DBRS: New FICO model will give big boost subprime borrower credit scores

Double-digit score raise?

FICO is going to roll out an new, opt-in version of its credit score model early next year.

The UltraFICO will also take into account the borrower's ability to balance their checkbook or figure in savings and/or money market account behaviors as well.  

By partnering with Finicity and Experian, FICO hopes that underserved, but credit-worthy, applicants will be given a second look by mortgage lenders.

Now, bond ratings agency DBRS published early thoughts on what kind of borrower would benefit the most from the new scoring system — and by how much. A new brief, authored by securitization analysts Paul Fazi and Chris D’Onofrio, finds the UltraFICO will change the average, prime borrowers score by a little, but not very much.

The real impact will come to borrowers lower on the scale. "FICO estimates, with the new UltraFICO Score scoring system, seven million borrowers with little or no credit history could see an increase in their scores," they write. 
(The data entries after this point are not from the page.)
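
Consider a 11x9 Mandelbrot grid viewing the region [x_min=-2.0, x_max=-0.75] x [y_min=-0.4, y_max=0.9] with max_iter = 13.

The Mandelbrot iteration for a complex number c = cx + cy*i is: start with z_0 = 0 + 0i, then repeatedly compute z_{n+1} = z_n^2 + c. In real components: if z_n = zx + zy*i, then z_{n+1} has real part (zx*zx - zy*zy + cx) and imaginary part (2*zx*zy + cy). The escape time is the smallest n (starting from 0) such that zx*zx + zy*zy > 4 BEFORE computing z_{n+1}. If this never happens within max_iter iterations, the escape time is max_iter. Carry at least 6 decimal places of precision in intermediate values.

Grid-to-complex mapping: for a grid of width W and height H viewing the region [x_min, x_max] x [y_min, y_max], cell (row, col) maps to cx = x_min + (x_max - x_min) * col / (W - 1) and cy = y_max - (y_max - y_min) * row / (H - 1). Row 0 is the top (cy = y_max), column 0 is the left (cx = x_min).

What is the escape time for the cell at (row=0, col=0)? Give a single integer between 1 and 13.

Answer: 1

Derivation:
z_0 = 0 + 0i, c = -2.0000 + 0.9000i
Iter 1: z = -2.0000 + 0.9000i, |z|^2 = 4.8100
Escaped at iteration 1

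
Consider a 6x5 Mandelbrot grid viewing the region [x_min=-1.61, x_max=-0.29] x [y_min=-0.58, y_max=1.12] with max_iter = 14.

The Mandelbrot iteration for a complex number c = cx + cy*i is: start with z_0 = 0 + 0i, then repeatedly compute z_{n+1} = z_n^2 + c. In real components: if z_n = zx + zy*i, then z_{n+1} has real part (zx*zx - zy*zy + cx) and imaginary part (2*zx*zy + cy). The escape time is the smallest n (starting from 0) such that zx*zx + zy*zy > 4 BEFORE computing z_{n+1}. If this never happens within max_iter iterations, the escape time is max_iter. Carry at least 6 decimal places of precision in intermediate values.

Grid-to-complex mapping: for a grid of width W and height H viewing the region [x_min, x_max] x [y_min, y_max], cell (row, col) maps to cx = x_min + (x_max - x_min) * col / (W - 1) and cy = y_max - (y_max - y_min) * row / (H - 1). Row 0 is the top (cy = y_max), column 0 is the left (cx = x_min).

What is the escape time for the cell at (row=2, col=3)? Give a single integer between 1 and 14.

z_0 = 0 + 0i, c = -0.8180 + 0.2700i
Iter 1: z = -0.8180 + 0.2700i, |z|^2 = 0.7420
Iter 2: z = -0.2218 + -0.1717i, |z|^2 = 0.0787
Iter 3: z = -0.7983 + 0.3462i, |z|^2 = 0.7571
Iter 4: z = -0.3005 + -0.2827i, |z|^2 = 0.1702
Iter 5: z = -0.8076 + 0.4399i, |z|^2 = 0.8457
Iter 6: z = -0.3593 + -0.4406i, |z|^2 = 0.3232
Iter 7: z = -0.8830 + 0.5866i, |z|^2 = 1.1237
Iter 8: z = -0.3825 + -0.7659i, |z|^2 = 0.7329
Iter 9: z = -1.2583 + 0.8559i, |z|^2 = 2.3160
Iter 10: z = 0.0328 + -1.8840i, |z|^2 = 3.5505
Iter 11: z = -4.3664 + 0.1462i, |z|^2 = 19.0867
Escaped at iteration 11

Answer: 11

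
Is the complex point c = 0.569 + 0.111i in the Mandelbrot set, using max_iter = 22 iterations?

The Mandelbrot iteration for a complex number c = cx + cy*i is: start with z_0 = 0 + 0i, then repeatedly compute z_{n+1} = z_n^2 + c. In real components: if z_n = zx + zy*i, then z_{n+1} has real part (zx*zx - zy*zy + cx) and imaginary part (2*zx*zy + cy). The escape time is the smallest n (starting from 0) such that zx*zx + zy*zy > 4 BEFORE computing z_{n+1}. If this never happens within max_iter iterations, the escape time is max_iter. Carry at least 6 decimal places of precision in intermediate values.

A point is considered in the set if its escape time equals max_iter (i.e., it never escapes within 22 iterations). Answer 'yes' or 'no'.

z_0 = 0 + 0i, c = 0.5690 + 0.1110i
Iter 1: z = 0.5690 + 0.1110i, |z|^2 = 0.3361
Iter 2: z = 0.8804 + 0.2373i, |z|^2 = 0.8315
Iter 3: z = 1.2879 + 0.5289i, |z|^2 = 1.9383
Iter 4: z = 1.9478 + 1.4733i, |z|^2 = 5.9646
Escaped at iteration 4

Answer: no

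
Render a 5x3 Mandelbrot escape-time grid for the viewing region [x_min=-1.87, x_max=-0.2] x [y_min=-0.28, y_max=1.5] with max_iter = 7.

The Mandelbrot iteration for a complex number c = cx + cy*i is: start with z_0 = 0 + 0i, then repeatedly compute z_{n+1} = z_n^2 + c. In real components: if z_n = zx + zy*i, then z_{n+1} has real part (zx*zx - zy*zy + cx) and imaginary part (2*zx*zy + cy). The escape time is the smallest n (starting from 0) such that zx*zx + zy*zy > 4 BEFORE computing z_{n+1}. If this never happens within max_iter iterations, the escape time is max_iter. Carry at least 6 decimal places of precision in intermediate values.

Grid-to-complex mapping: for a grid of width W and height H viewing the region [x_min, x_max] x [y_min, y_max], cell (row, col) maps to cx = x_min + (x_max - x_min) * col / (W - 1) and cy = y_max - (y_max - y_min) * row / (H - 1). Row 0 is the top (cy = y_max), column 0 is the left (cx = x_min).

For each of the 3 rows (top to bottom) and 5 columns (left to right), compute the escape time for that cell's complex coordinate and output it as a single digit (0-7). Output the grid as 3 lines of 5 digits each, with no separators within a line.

(row=0, col=0): c = -1.8700 + 1.5000i → escape time 1
(row=0, col=1): c = -1.4525 + 1.5000i → escape time 1
(row=0, col=2): c = -1.0350 + 1.5000i → escape time 2
(row=0, col=3): c = -0.6175 + 1.5000i → escape time 2
(row=0, col=4): c = -0.2000 + 1.5000i → escape time 2
(row=1, col=0): c = -1.8700 + 0.6100i → escape time 2
(row=1, col=1): c = -1.4525 + 0.6100i → escape time 3
(row=1, col=2): c = -1.0350 + 0.6100i → escape time 4
(row=1, col=3): c = -0.6175 + 0.6100i → escape time 7
(row=1, col=4): c = -0.2000 + 0.6100i → escape time 7
(row=2, col=0): c = -1.8700 + -0.2800i → escape time 3
(row=2, col=1): c = -1.4525 + -0.2800i → escape time 5
(row=2, col=2): c = -1.0350 + -0.2800i → escape time 7
(row=2, col=3): c = -0.6175 + -0.2800i → escape time 7
(row=2, col=4): c = -0.2000 + -0.2800i → escape time 7

Answer: 11222
23477
35777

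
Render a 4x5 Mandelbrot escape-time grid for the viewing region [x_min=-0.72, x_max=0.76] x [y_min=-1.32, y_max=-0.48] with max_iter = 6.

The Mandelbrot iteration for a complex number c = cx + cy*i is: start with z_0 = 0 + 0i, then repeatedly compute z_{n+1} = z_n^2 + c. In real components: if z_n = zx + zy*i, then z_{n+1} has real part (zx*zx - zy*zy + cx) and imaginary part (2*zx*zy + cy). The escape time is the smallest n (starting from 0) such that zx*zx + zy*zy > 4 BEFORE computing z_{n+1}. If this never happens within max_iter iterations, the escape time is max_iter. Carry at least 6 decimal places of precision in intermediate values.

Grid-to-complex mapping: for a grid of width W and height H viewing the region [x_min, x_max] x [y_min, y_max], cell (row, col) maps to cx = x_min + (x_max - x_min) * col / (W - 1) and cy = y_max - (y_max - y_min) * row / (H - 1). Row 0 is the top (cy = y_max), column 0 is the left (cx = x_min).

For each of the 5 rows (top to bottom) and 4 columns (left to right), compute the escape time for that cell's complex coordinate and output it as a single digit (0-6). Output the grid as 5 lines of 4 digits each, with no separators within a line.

(row=0, col=0): c = -0.7200 + -0.4800i → escape time 6
(row=0, col=1): c = -0.2267 + -0.4800i → escape time 6
(row=0, col=2): c = 0.2667 + -0.4800i → escape time 6
(row=0, col=3): c = 0.7600 + -0.4800i → escape time 3
(row=1, col=0): c = -0.7200 + -0.6900i → escape time 5
(row=1, col=1): c = -0.2267 + -0.6900i → escape time 6
(row=1, col=2): c = 0.2667 + -0.6900i → escape time 6
(row=1, col=3): c = 0.7600 + -0.6900i → escape time 3
(row=2, col=0): c = -0.7200 + -0.9000i → escape time 4
(row=2, col=1): c = -0.2267 + -0.9000i → escape time 6
(row=2, col=2): c = 0.2667 + -0.9000i → escape time 4
(row=2, col=3): c = 0.7600 + -0.9000i → escape time 2
(row=3, col=0): c = -0.7200 + -1.1100i → escape time 3
(row=3, col=1): c = -0.2267 + -1.1100i → escape time 6
(row=3, col=2): c = 0.2667 + -1.1100i → escape time 3
(row=3, col=3): c = 0.7600 + -1.1100i → escape time 2
(row=4, col=0): c = -0.7200 + -1.3200i → escape time 2
(row=4, col=1): c = -0.2267 + -1.3200i → escape time 2
(row=4, col=2): c = 0.2667 + -1.3200i → escape time 2
(row=4, col=3): c = 0.7600 + -1.3200i → escape time 2

Answer: 6663
5663
4642
3632
2222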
"For the 26 million subprime borrowers, many of their scores will increase as well; in some cases, their scores, with the UltraFICO Score platform, could potentially increase by an estimated 20 points," the analysts added. 

Experian considers any borrower with a credit score of less than 669 to be subprime. Finicity is a company that specializes in aggregating real-time consumer banking data directly from bank integrated sources.

According to DBRS, the new score will take into account the length of time subject accounts has been open, the volume of activity in such accounts and any evidence of savings activity. The new score will also be driven by a minimum account balance over some period of time and any history of overdrafts. The score will ultimately represent more of a financial behavior assessment of the borrower rather than the more traditional fact-based assessment. 

DBRS noted it will also be taking the new UltraFICO scores into account when measuring the risk carried by these loans as collateral in subsequent securitization deals.